In 2014, Jeremiah Heaton, a farmer from Virginia, reached Bir Tawil and declared the “Kingdom of North Sudan,” saying he wanted to make his daughter a princess. The story made the rounds in the international media, also because it was associated with a possible film project. In 2017, Indian entrepreneur Suyash Dixit announced the “Kingdom of Dixit” after a visit that became a social spectacle. The following day, according to available reconstructions, the Russian DJ Dmitry Zhikharev claimed the territory as the “Kingdom of Middle Earth”, with clear reference to Tolkien’s imagination.
From then on the list grew longer. The Kingdom of the Yellow Mountain, more packaged projects, digital declarations, improvised institutional portals have appeared. A self-proclaimed Principality of Bir Tawil claims on its website to have a population of 3,030 in 2024 and to have applied for observer status at the United Nations in January 2025. They are claims to be treated for what they are: claims of a subject without international recognition. The United Nations and recognized states do not consider any of these experiments to be sovereign.
The most grotesque part lies in the contrast.

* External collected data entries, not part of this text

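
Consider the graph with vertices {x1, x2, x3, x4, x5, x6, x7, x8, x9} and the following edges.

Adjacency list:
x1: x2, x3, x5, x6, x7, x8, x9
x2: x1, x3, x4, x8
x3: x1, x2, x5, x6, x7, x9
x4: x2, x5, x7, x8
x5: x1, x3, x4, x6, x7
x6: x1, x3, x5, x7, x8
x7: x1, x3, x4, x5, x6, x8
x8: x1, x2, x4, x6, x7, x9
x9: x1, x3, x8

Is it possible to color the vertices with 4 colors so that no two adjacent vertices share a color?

No

x1, x3, x5, x6, x7 are pairwise adjacent (a clique of size 5), so at least 5 colors are needed.
So 4 colors are not enough.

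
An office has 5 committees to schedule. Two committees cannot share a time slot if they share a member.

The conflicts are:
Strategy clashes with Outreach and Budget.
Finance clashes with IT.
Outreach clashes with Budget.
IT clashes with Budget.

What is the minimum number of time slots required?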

On the one hand there are glossy sites, digital tokens, nominal capitals, online citizenships, extreme tourism, promises of hydroponic agriculture, desalination, solar energy, sustainable models in the middle of the sand. On the other hand there are nomadic tribes who see people arriving from outside convinced that they can transform land used for generations into a personal project. The desert, for some, is a backdrop. For others it is a house without walls.
Hala’ib still decides the fate of Bir Tawil
The future of Bir Tawil still depends on the piece of coast that everyone wants. Hala’ib has been effectively administered by Egypt since the mid-1990s, while Sudan has continued to claim it in various places. In 2025 some regional reconstructions spoke of Sudanese communications that would have treated Hala’ib, Shalateen and Abu Ramad as areas included in Egypt in view of demarcation talks. The news, read like this, would have an enormous effect: if Khartoum really accepted the 1899 line, Hala’ib would remain Egyptian and Bir Tawil would logically end up in the Sudanese sphere.
Paper, however, travels faster than reality. Sudan is experiencing a civil war which makes any administrative decision fragile, especially in remote areas. Even formal recognition would require control of the territory, forces on the ground, managed borders, relations with local populations, rules on mining, environmental checks. All things much less simple than a line on a map.
So Bir Tawil remains there, with its almost perfect absurdity. Too poor to tempt states when Hala’ib is next door, ambiguous enough to attract gold diggers and sovereign fantasies, hard enough to repel those who imagine it as a blank sheet of paper. No state really wants it, many individuals want it in their own way, those who have been through it for generations continue to do so without needing to invent a throne. In the desert, flags don’t last long. The wind wears them out, sand gets into the seams, the sun fades everything. Bir Tawil remains. Without crown, without capital, without fairy tale.